All these hidden thoughts inside our head drive a sense of insecurity internally, and all our kids feel these types of thoughts as they grow up. It is inevitable because they have less life experience than us as adults and each step that they take into the new, is undiscovered ground. This type of insecurity is thus common place in most children, although it may be hidden outwardly from us.

We as parents are not inside the heads of our children and yet we can sense when they are afraid and feeling anxious about speaking up. The sad thing is that most of the time, no amount of persuasion or cajoling on our part, can transform these inner fears and insecurities for them.

But what if a child had the awareness of the opposite and the voice inside their head was empowered to say and genuinely believe the below:

“I can do it – inside I know I can”, 

“I need to trust myself”, and 

“All I have to do is trust myself” and 

“I am not afraid anymore” .

Clearly in the above new scenario, their life would flow much more adventurously and sweetly.

The voice inside their head would be life affirming and thus becomes an ally that aids a child’s ability to live their life to the fullest, and really enjoy their life, with full responsibility.

When it comes to the above type of empowerment I have seen from my own experiences that these type of changes require a degree of effort to do some inner exploratory work. The voice inside the head cannot suddenly change into this new scenario, unless some degree of self- awareness has arisen to facilitate this empowerment.

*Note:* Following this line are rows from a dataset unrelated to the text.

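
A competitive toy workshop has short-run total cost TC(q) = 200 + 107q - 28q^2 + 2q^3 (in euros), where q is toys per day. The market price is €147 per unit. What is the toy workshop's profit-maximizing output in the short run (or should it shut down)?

Produce at q = 10

From TC, MC = TC'(q) = 107 - 56q + 6q^2 and AVC = VC/q = 107 - 28q + 2q^2.
AVC hits its minimum where MC = AVC, at q = 7, giving min AVC = 107 - 28·7 + 2·7^2 = €9.
P = €147 exceeds min AVC = €9, so the firm stays open.
Solving P = MC: -40 - 56q + 6q^2 = 0 ⇒ q = -2/3 or 10. On the upward-sloping branch, q* = 10.
Check: AVC at q = 10 is €27 ≤ P, so revenue covers variable cost.
Profit = P·q − TC = 147·10 − 470 = €1000.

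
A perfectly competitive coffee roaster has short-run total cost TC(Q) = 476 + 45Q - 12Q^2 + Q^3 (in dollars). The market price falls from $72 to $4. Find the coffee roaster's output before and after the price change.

MC = 45 - 24Q + 3Q^2; the shutdown threshold is min AVC = $9 (at Q = 6).
With P = $72 above the shutdown price, P = MC gives Q = 9.
At P = $4 < min AVC = $9, price no longer covers variable cost at any output, so the firm shuts down: Q = 0.

Output falls from 9 to 0 (the firm shuts down)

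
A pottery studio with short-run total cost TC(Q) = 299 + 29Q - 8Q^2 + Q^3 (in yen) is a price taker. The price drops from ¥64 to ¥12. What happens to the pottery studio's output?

Output falls from 7 to 0 (the firm shuts down)

AVC = 29 - 8Q + Q^2, minimized at Q = 4 where min AVC = ¥13. MC = 29 - 16Q + 3Q^2.
At P = ¥64 ≥ min AVC, set P = MC on the rising branch: Q = 7.
At P = ¥12 < min AVC = ¥13, price no longer covers variable cost at any output, so the firm shuts down: Q = 0.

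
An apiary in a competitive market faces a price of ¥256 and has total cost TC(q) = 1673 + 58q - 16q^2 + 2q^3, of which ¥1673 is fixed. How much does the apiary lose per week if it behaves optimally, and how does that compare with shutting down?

AVC = 58 - 16q + 2q^2; min AVC = ¥26 at q = 4. Since P = ¥256 ≥ min AVC, the firm produces.
With MC = 58 - 32q + 6q^2, P = MC on the upward-sloping part at q* = 9.
TR = 256·9 = 2304. TC = 1673 + 684 = 2357. Profit = 2304 − 2357 = -¥53.
That loss of ¥53 beats the ¥1673 the firm would lose by shutting down; producing recovers ¥1620 of fixed cost.

Profit = -¥53 at q = 9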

Thankfully we as parents can use techniques that build our own self- awareness so that the voice inside our head is not so “cautionary and negative”, and in that process, we become equipped to teach our children how to be empowered too.

On many occasions our children actually carry the imprints of our own fears, so it makes it even more important for us to do the careful work of transforming the inner critic in our own heads, so that the new generation learns from our evolution, rather than be crippled with our own shortcomings.

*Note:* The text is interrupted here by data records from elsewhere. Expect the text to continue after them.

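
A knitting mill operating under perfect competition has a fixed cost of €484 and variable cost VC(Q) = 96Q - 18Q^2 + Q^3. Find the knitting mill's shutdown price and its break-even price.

AVC = 96 - 18Q + Q^2; minimized at Q = 9, giving min AVC = €15. That is the shutdown price.
ATC = 484/Q + 96 - 18Q + Q^2. Setting dATC/dQ = −484/Q^2 − 18 + 2Q = 0 gives Q = 11 (since 2·11^3 − 18·11^2 = 484).
min ATC = 484/11 + 96 − 18·11 + 11^2 = €63. That is the break-even price.
For €15 ≤ P < €63 the firm produces at a loss; below €15 it shuts down.

Shutdown price = €15; break-even price = €63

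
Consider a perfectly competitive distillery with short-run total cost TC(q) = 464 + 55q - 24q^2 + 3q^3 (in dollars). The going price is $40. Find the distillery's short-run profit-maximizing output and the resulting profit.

Profit = -$314 at q = 5

AVC = 55 - 24q + 3q^2 has its minimum $7 at q = 4; price $40 clears that bar, so the firm operates.
MC = 55 - 48q + 9q^2. Setting P = MC and taking the root on the rising branch gives q* = 5.
TR = 40·5 = 200. TC = 464 + 50 = 514. Profit = 200 − 514 = -$314.
Shutting down would mean losing the fixed cost of $464, so operating at a loss of $314 is better by $150.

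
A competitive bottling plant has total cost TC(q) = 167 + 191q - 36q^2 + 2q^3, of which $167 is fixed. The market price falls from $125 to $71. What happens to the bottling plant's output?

MC = 191 - 72q + 6q^2; the shutdown threshold is min AVC = $29 (at q = 9).
With P = $125 above the shutdown price, P = MC gives q = 11.
At P = $71 ≥ min AVC, set P = MC: q = 10. The firm stays open but cuts output.

Output falls from 11 to 10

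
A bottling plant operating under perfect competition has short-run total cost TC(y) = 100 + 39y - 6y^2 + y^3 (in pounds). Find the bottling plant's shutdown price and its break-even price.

AVC = 39 - 6y + y^2; minimized at y = 3, giving min AVC = £30. That is the shutdown price.
ATC = 100/y + 39 - 6y + y^2. Setting dATC/dy = −100/y^2 − 6 + 2y = 0 gives y = 5 (since 2·5^3 − 6·5^2 = 100).
min ATC = 100/5 + 39 − 6·5 + 5^2 = £54. That is the break-even price.
Between these two prices the firm operates at a loss; above £54 it earns a profit.

Shutdown price = £30; break-even price = £54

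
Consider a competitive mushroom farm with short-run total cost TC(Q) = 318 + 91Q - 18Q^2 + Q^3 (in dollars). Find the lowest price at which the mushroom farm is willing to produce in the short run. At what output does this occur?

Short-run supply begins at min AVC. From VC = 91Q - 18Q^2 + Q^3, AVC = 91 - 18Q + Q^2.
At the minimum of AVC, MC = AVC. MC = 91 - 36Q + 3Q^2; setting MC = AVC gives 2Q^2 - 18Q = 0, so Q = 9. min AVC = 10.
So the shutdown price is $10.

$10 per unit, at Q = 9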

With meditation and disassociation from our thoughts and emotions, using tools such as the Dalian Method, the voice inside our head changes to this new scenario above effortlessly.

I personally have felt so ecstatic when my voice goes from a fearful state into a confidence building state. I love it when I hear,

“I do trust myself” and 

“I am not going to doubt myself” or

” I know I can do it”

In the coming months I will be introducing meditation classes for children so that I can contribute in a small way to help children that are open to fun ways to connect with themselves. I can show them quick exercises that can enhance their confidence, using innovative ways that include laughing, shaking, dancing, yelling, jumping, and all sorts of other ways to dis-identify from their “nagging head”.

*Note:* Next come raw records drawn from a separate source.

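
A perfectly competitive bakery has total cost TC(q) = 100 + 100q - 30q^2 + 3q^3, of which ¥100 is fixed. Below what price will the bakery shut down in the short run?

¥25 per unit

The shutdown price is the minimum of AVC. VC = 100q - 30q^2 + 3q^3, so AVC = 100 - 30q + 3q^2.
At the minimum of AVC, MC = AVC. MC = 100 - 60q + 9q^2; setting MC = AVC gives 6q^2 - 30q = 0, so q = 5. min AVC = 25.
So the shutdown price is ¥25.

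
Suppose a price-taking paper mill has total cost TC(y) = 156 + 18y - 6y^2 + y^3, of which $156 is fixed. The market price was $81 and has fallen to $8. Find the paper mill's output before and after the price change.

MC = 18 - 12y + 3y^2; the shutdown threshold is min AVC = $9 (at y = 3).
With P = $81 above the shutdown price, P = MC gives y = 7.
At P = $8 < min AVC = $9, price no longer covers variable cost at any output, so the firm shuts down: y = 0.

Output falls from 7 to 0 (the firm shuts down)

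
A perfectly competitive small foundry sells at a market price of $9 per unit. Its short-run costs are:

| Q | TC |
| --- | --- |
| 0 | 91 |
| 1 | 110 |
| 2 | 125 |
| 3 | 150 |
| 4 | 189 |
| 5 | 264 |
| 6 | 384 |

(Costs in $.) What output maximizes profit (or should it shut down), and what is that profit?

Q = 0 (shut down); profit = -$91

Compute π = P·Q − TC at each output: Q=0: -91; Q=1: -101; Q=2: -107; Q=3: -123; Q=4: -153; Q=5: -219; Q=6: -330.
Profit is highest at Q = 0. Equivalently, the lowest AVC in the table is 34/2 ≈ $17 at Q = 2, and P = $9 falls below it — price never covers variable cost, so the firm shuts down and loses only its fixed cost.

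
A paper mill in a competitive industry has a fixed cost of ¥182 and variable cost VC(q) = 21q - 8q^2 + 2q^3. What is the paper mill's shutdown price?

The firm shuts down when price falls below the minimum of average variable cost. AVC = VC/q = 21 - 8q + 2q^2.
At the minimum of AVC, MC = AVC. MC = 21 - 16q + 6q^2; setting MC = AVC gives 4q^2 - 8q = 0, so q = 2. min AVC = 13.
So the shutdown price is ¥13.

¥13 per unit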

For the last seven years I have already helped my own three children with many of their fears, and I have seen what children need to release in terms of their insecurities as they arise, disregarding what phase of their life they are in. I have a 23 year old, a 19 year old and a 14 year old.

During the previous seven years, we collectively have faced many fears but to name a few, I can share we have tackled the Fear to speak up, as in the example shown above, fear to make mistakes, fear to be rejected, fear to be alone, fear to be rushed, fear to be bullied, fear to be decisive, fear of the unknown, the fear to trust oneself, and the fear to take full responsibility.

The list is extensive and not exhaustive, but at least it has helped me to see the threads that our children all encounter in one form or another. I have been helping my kids to find their own voice, and their own confidence and teach them that they can overcome the challenges that life brings, layer by layer, even if society is sometimes guiding them otherwise.

I can help teach parents on how to help their children in similar ways.  We parents love to see our children blossom as they follow their own gut instinct and this thrill in itself is the joyful fuel that motivates me to offer my guiding hand.